A atividade da tarde uniu várias categorias e organizações sociais em frete ao Museu de Arte de São Paulo, Masp, onde aconteceu o ato político seguido de caminhada até a praça da República.

O secretário de Políticas Sociais da central, Rogério Nunes, destacou que este dia marcará as grandes jornadas de lutas que a classe trabalhadora irá travar, neste momento político que vive o país.

O sindicalista denunciou que, sem nenhum compromisso com a democracia, “[os setores conservadores] afastaram a presidenta e, logo em seguida, aprovaram uma pauta totalmente inversa daquilo que foi eleito pela sociedade brasileira”, expressou.

Rogério conclamou a classe trabalhadora para resistir às ofensivas contra os direitos conquistados. “Nós não aceitaremos retrocesso na legislação. Não aceitaremos rasgar a constituição de 1988. Não aceitaremos rasgar a CLT (Consolidação das Leis Trabalhistas).
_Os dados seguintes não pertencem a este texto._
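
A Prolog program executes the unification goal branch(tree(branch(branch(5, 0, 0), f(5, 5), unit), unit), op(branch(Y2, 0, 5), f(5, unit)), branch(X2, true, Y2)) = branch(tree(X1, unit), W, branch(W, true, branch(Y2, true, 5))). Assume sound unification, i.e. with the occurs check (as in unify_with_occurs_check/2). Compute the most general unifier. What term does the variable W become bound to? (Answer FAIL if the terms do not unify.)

FAIL

Decompose branch/3: tree(branch(branch(5, 0, 0), f(5, 5), unit), unit) = tree(X1, unit),  op(branch(Y2, 0, 5), f(5, unit)) = W,  branch(X2, true, Y2) = branch(W, true, branch(Y2, true, 5)).
Decompose tree/2: branch(branch(5, 0, 0), f(5, 5), unit) = X1,  unit = unit.
Bind X1 := branch(branch(5, 0, 0), f(5, 5), unit); no other remaining equation mentions X1.
Delete trivial equation unit = unit.
Bind W := op(branch(Y2, 0, 5), f(5, unit)); substituting into the remaining equation gives: branch(X2, true, Y2) = branch(op(branch(Y2, 0, 5), f(5, unit)), true, branch(Y2, true, 5)).
Decompose branch/3: X2 = op(branch(Y2, 0, 5), f(5, unit)),  true = true,  Y2 = branch(Y2, true, 5).
Bind X2 := op(branch(Y2, 0, 5), f(5, unit)); no other remaining equation mentions X2.
Delete trivial equation true = true.
Occurs check fails: Y2 occurs in branch(Y2, true, 5); the equation Y2 = branch(Y2, true, 5) has no finite solution.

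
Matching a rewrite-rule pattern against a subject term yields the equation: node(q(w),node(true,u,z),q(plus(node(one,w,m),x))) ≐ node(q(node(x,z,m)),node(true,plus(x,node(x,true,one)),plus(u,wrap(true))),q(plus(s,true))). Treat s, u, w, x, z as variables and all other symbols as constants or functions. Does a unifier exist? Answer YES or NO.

YES

Decompose node/3: q(w) ≐ q(node(x,z,m)),  node(true,u,z) ≐ node(true,plus(x,node(x,true,one)),plus(u,wrap(true))),  q(plus(node(one,w,m),x)) ≐ q(plus(s,true)).
Decompose q/1: w ≐ node(x,z,m).
Bind w := node(x,z,m); substituting into the one remaining equation that mentions w gives: q(plus(node(one,node(x,z,m),m),x)) ≐ q(plus(s,true)).
Decompose node/3: true ≐ true,  u ≐ plus(x,node(x,true,one)),  z ≐ plus(u,wrap(true)).
Delete trivial equation true ≐ true.
Bind u := plus(x,node(x,true,one)); substituting into the one remaining equation that mentions u gives: z ≐ plus(plus(x,node(x,true,one)),wrap(true)).
Bind z := plus(plus(x,node(x,true,one)),wrap(true)); substituting into the remaining equation gives: q(plus(node(one,node(x,plus(plus(x,node(x,true,one)),wrap(true)),m),m),x)) ≐ q(plus(s,true)). Substituting into the earlier binding gives w := node(x,plus(plus(x,node(x,true,one)),wrap(true)),m).
Decompose q/1: plus(node(one,node(x,plus(plus(x,node(x,true,one)),wrap(true)),m),m),x) ≐ plus(s,true).
Decompose plus/2: node(one,node(x,plus(plus(x,node(x,true,one)),wrap(true)),m),m) ≐ s,  x ≐ true.
Bind s := node(one,node(x,plus(plus(x,node(x,true,one)),wrap(true)),m),m); no other remaining equation mentions s.
Bind x := true. Substituting into the earlier bindings gives w := node(true,plus(plus(true,node(true,true,one)),wrap(true)),m), u := plus(true,node(true,true,one)), z := plus(plus(true,node(true,true,one)),wrap(true)), s := node(one,node(true,plus(plus(true,node(true,true,one)),wrap(true)),m),m).
No equations remain and no clash or occurs-check failure arose, so a unifier exists.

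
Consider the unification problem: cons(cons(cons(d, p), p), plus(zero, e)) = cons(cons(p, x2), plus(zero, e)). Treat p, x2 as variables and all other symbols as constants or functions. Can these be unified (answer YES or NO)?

NO

Decompose cons/2: cons(cons(d, p), p) = cons(p, x2),  plus(zero, e) = plus(zero, e).
Decompose cons/2: cons(d, p) = p,  p = x2.
Occurs check fails: p occurs in cons(d, p); the equation p = cons(d, p) has no finite solution.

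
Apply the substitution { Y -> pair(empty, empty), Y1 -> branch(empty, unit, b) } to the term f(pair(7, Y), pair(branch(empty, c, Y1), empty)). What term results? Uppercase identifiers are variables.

Replace each occurrence of Y with pair(empty, empty).
Replace each occurrence of Y1 with branch(empty, unit, b).
Result: f(pair(7, pair(empty, empty)), pair(branch(empty, c, branch(empty, unit, b)), empty)).

f(pair(7, pair(empty, empty)), pair(branch(empty, c, branch(empty, unit, b)), empty))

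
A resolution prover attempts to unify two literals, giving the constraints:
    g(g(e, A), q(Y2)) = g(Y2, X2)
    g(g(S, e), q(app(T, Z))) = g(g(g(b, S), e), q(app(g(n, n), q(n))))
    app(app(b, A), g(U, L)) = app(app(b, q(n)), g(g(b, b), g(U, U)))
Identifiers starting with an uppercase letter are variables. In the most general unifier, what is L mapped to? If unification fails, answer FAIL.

Decompose g/2: g(e, A) = Y2,  q(Y2) = X2.
Bind Y2 := g(e, A); substituting into the one remaining equation that mentions Y2 gives: q(g(e, A)) = X2.
Bind X2 := q(g(e, A)); no other remaining equation mentions X2.
Decompose g/2: g(S, e) = g(g(b, S), e),  q(app(T, Z)) = q(app(g(n, n), q(n))).
Decompose g/2: S = g(b, S),  e = e.
Occurs check fails: S occurs in g(b, S); the equation S = g(b, S) has no finite solution.

FAIL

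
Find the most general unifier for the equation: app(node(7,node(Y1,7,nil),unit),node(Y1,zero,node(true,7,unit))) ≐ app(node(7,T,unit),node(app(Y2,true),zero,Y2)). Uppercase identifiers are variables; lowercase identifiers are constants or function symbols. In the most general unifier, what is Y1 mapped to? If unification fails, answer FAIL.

Decompose app/2: node(7,node(Y1,7,nil),unit) ≐ node(7,T,unit),  node(Y1,zero,node(true,7,unit)) ≐ node(app(Y2,true),zero,Y2).
Decompose node/3: 7 ≐ 7,  node(Y1,7,nil) ≐ T,  unit ≐ unit.
Delete trivial equation 7 ≐ 7.
Bind T := node(Y1,7,nil); no other remaining equation mentions T.
Delete trivial equation unit ≐ unit.
Decompose node/3: Y1 ≐ app(Y2,true),  zero ≐ zero,  node(true,7,unit) ≐ Y2.
Bind Y1 := app(Y2,true); no other remaining equation mentions Y1. Substituting into the earlier binding gives T := node(app(Y2,true),7,nil).
Delete trivial equation zero ≐ zero.
Bind Y2 := node(true,7,unit). Substituting into the earlier bindings gives T := node(app(node(true,7,unit),true),7,nil), Y1 := app(node(true,7,unit),true).
MGU = { T ↦ node(app(node(true,7,unit),true),7,nil), Y1 ↦ app(node(true,7,unit),true), Y2 ↦ node(true,7,unit) }, so Y1 ↦ app(node(true,7,unit),true).

app(node(true,7,unit),true)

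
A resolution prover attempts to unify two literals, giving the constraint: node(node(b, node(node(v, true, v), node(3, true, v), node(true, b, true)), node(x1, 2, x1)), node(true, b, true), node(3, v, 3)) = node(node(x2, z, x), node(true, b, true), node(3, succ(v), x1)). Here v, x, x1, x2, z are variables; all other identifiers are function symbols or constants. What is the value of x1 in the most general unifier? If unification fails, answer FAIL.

Decompose node/3: node(b, node(node(v, true, v), node(3, true, v), node(true, b, true)), node(x1, 2, x1)) = node(x2, z, x),  node(true, b, true) = node(true, b, true),  node(3, v, 3) = node(3, succ(v), x1).
Decompose node/3: b = x2,  node(node(v, true, v), node(3, true, v), node(true, b, true)) = z,  node(x1, 2, x1) = x.
Bind x2 := b; no other remaining equation mentions x2.
Bind z := node(node(v, true, v), node(3, true, v), node(true, b, true)); no other remaining equation mentions z.
Bind x := node(x1, 2, x1); no other remaining equation mentions x.
Delete trivial equation node(true, b, true) = node(true, b, true).
Decompose node/3: 3 = 3,  v = succ(v),  3 = x1.
Delete trivial equation 3 = 3.
Occurs check fails: v occurs in succ(v); the equation v = succ(v) has no finite solution.

FAIL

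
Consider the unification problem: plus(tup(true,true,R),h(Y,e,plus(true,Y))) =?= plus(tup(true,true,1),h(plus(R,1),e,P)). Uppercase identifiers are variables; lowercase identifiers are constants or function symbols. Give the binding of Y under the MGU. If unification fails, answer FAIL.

plus(1,1)

Decompose plus/2: tup(true,true,R) =?= tup(true,true,1),  h(Y,e,plus(true,Y)) =?= h(plus(R,1),e,P).
Decompose tup/3: true =?= true,  true =?= true,  R =?= 1.
Delete trivial equation true =?= true.
Delete trivial equation true =?= true.
Bind R := 1; substituting into the remaining equation gives: h(Y,e,plus(true,Y)) =?= h(plus(1,1),e,P).
Decompose h/3: Y =?= plus(1,1),  e =?= e,  plus(true,Y) =?= P.
Bind Y := plus(1,1); substituting into the one remaining equation that mentions Y gives: plus(true,plus(1,1)) =?= P.
Delete trivial equation e =?= e.
Bind P := plus(true,plus(1,1)).
MGU = { R -> 1, Y -> plus(1,1), P -> plus(true,plus(1,1)) }, so Y -> plus(1,1).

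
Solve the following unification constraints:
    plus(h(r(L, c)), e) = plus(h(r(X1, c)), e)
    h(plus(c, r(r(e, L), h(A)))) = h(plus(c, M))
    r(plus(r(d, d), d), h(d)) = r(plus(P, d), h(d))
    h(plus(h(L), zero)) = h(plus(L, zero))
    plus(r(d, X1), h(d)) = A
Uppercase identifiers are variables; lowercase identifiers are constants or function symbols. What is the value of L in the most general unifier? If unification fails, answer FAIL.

Decompose plus/2: h(r(L, c)) = h(r(X1, c)),  e = e.
Decompose h/1: r(L, c) = r(X1, c).
Decompose r/2: L = X1,  c = c.
Bind L := X1; substituting into the 2 remaining equations that mention L gives: h(plus(c, r(r(e, X1), h(A)))) = h(plus(c, M)),  h(plus(h(X1), zero)) = h(plus(X1, zero)).
Delete trivial equation c = c.
Delete trivial equation e = e.
Decompose h/1: plus(c, r(r(e, X1), h(A))) = plus(c, M).
Decompose plus/2: c = c,  r(r(e, X1), h(A)) = M.
Delete trivial equation c = c.
Bind M := r(r(e, X1), h(A)); no other remaining equation mentions M.
Decompose r/2: plus(r(d, d), d) = plus(P, d),  h(d) = h(d).
Decompose plus/2: r(d, d) = P,  d = d.
Bind P := r(d, d); no other remaining equation mentions P.
Delete trivial equation d = d.
Delete trivial equation h(d) = h(d).
Decompose h/1: plus(h(X1), zero) = plus(X1, zero).
Decompose plus/2: h(X1) = X1,  zero = zero.
Occurs check fails: X1 occurs in h(X1); the equation X1 = h(X1) has no finite solution.

FAIL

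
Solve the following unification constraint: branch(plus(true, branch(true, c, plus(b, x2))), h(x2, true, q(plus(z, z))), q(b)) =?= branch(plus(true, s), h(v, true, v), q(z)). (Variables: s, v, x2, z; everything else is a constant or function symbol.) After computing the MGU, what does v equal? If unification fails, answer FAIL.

q(plus(b, b))

Decompose branch/3: plus(true, branch(true, c, plus(b, x2))) =?= plus(true, s),  h(x2, true, q(plus(z, z))) =?= h(v, true, v),  q(b) =?= q(z).
Decompose plus/2: true =?= true,  branch(true, c, plus(b, x2)) =?= s.
Delete trivial equation true =?= true.
Bind s := branch(true, c, plus(b, x2)); no other remaining equation mentions s.
Decompose h/3: x2 =?= v,  true =?= true,  q(plus(z, z)) =?= v.
Bind x2 := v; no other remaining equation mentions x2. Substituting into the earlier binding gives s := branch(true, c, plus(b, v)).
Delete trivial equation true =?= true.
Bind v := q(plus(z, z)); no other remaining equation mentions v. Substituting into the earlier bindings gives s := branch(true, c, plus(b, q(plus(z, z)))), x2 := q(plus(z, z)).
Decompose q/1: b =?= z.
Bind z := b. Substituting into the earlier bindings gives s := branch(true, c, plus(b, q(plus(b, b)))), x2 := q(plus(b, b)), v := q(plus(b, b)).
MGU = { s ↦ branch(true, c, plus(b, q(plus(b, b)))), x2 ↦ q(plus(b, b)), v ↦ q(plus(b, b)), z ↦ b }, so v ↦ q(plus(b, b)).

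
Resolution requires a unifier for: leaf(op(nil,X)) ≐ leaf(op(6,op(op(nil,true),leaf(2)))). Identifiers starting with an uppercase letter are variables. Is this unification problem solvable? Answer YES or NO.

Decompose leaf/1: op(nil,X) ≐ op(6,op(op(nil,true),leaf(2))).
Decompose op/2: nil ≐ 6,  X ≐ op(op(nil,true),leaf(2)).
Clash: constants nil and 6 differ; no unifier exists.

NO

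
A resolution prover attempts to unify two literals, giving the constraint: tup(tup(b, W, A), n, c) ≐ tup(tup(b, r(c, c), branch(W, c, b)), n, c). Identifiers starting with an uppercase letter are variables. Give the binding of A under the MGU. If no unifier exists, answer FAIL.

branch(r(c, c), c, b)

Decompose tup/3: tup(b, W, A) ≐ tup(b, r(c, c), branch(W, c, b)),  n ≐ n,  c ≐ c.
Decompose tup/3: b ≐ b,  W ≐ r(c, c),  A ≐ branch(W, c, b).
Delete trivial equation b ≐ b.
Bind W := r(c, c); substituting into the one remaining equation that mentions W gives: A ≐ branch(r(c, c), c, b).
Bind A := branch(r(c, c), c, b); no other remaining equation mentions A.
Delete trivial equation n ≐ n.
Delete trivial equation c ≐ c.
MGU = { W ↦ r(c, c), A ↦ branch(r(c, c), c, b) }, so A ↦ branch(r(c, c), c, b).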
Não queremos retrocederão século 19”, alertou o cetebista durante sua intervenção.

Lideranças políticas e de movimentos da moradia, juventude, negro, estudantil e mulheres denunciaram ao longo da caminhada os retrocessos que o governo ilegítimo de Michel Temer tenta impor à sociedade.

A unidade das centrais e movimentos foi outro aspecto ressaltado. “Lutaremos para que a sociedade tenha mais direitos. Vamos esquentar os tamborins, vamos preparar a greve geral, vamos dizer não à reforma da previdência, à reforma trabalhista. Nenhum direito a menos é a palavra de ordem da CTB”, concluiu.